How to Work with 425M Steel?

Just like other knife steels, it also has some limitations that create a few challenges. However, with the right tools and techniques, these challenges can be overcome. Let’s look at those challenges and here is a guide for you on how you can overcome them:

Challenges of Working with 425M Steel:

  • Hardness: Due to its hardness, it is more difficult to create a suitable shape compared to other softer steels.
  • Heat Treatment: Achieving the desired hardness and toughness during heat treatment requires precise control of temperature and timing. Inadequate heat treatment can result in suboptimal blade performance.
  • Wear on Tools: The hardness of this steel can cause increased wear on cutting tools, such as drills, milling cutters, or grinding wheels.
  • Brittleness: Due to its moderator hardness and wear resistance, it can also be relatively brittle compared to some other steels. So it may be more prone to chipping or cracking under heavy impact or stress.

How to Overcome These Challenges?

  • Use appropriate tools and techniques: Work with high-quality tools specifically designed for working with hardened steels and employ appropriate cutting speeds, feeds, and coolant/lubrication during machining operations.
  • Seek professional guidance: If you’re new to working with this steel, consider seeking guidance from experienced knife makers, machinists, or professionals familiar with this steel.
  • Take care during heat treatment: Pay close attention to the recommended heat treatment process. Follow precise temperature and timing guidelines to achieve the desired hardness and toughness.
  • Practice good tool maintenance: Regularly inspect and maintain cutting tools. Sharpen or replace them as necessary to ensure efficient and effective cutting performance. Using sharp tools reduces the risk of damage to both the tool and the steel.
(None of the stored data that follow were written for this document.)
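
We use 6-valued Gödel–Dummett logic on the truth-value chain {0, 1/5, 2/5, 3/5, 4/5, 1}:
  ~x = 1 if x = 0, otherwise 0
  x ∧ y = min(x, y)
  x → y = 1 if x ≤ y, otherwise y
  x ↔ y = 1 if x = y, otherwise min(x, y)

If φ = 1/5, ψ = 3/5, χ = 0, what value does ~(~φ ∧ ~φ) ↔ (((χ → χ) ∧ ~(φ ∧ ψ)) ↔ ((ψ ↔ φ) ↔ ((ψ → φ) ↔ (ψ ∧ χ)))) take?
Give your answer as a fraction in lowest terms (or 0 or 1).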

425M steel vs. other steels:

425m vs 420hc

Compared to 420hc stainless steel, 425M steel offers better wear resistance and edge retention. It also has a higher chromium content that provides slightly better corrosion resistance. However, 420hc steel may be easier to work with due to its lower hardness.

425M vs. 440C

440C stainless steel is another popular choice for knife blades. While both steels offer similar hardness and corrosion resistance, 440C generally provides better wear resistance and edge retention. However, 425M steel may be easier to sharpen and more cost-effective.

Is 425M Steel a Good Knife Steel?

Yes. 425M steel is a good knife steel for those who are looking for a budget-friendly. Due to its high corrosion resistance, the knives made from this steel are suitable for humid or wet environments. But if you want to buy this knife steel for hunting or camping, then it may not satisfy you with its edge retention. In this case, buying other high-end knife steel would be the better option. However, if you are a beginner, then this steel is a good choice.


Overall, 425M steel is great steel with excellent corrosion resistance and high machinability. So it is commonly used in knife crafting. While it may not have the highest performance characteristics compared to premium steels, it provides a cost-effective option for those seeking a dependable knife steel without excessive costs. Besides it is suitable to use in humid conditions such as the kitchen.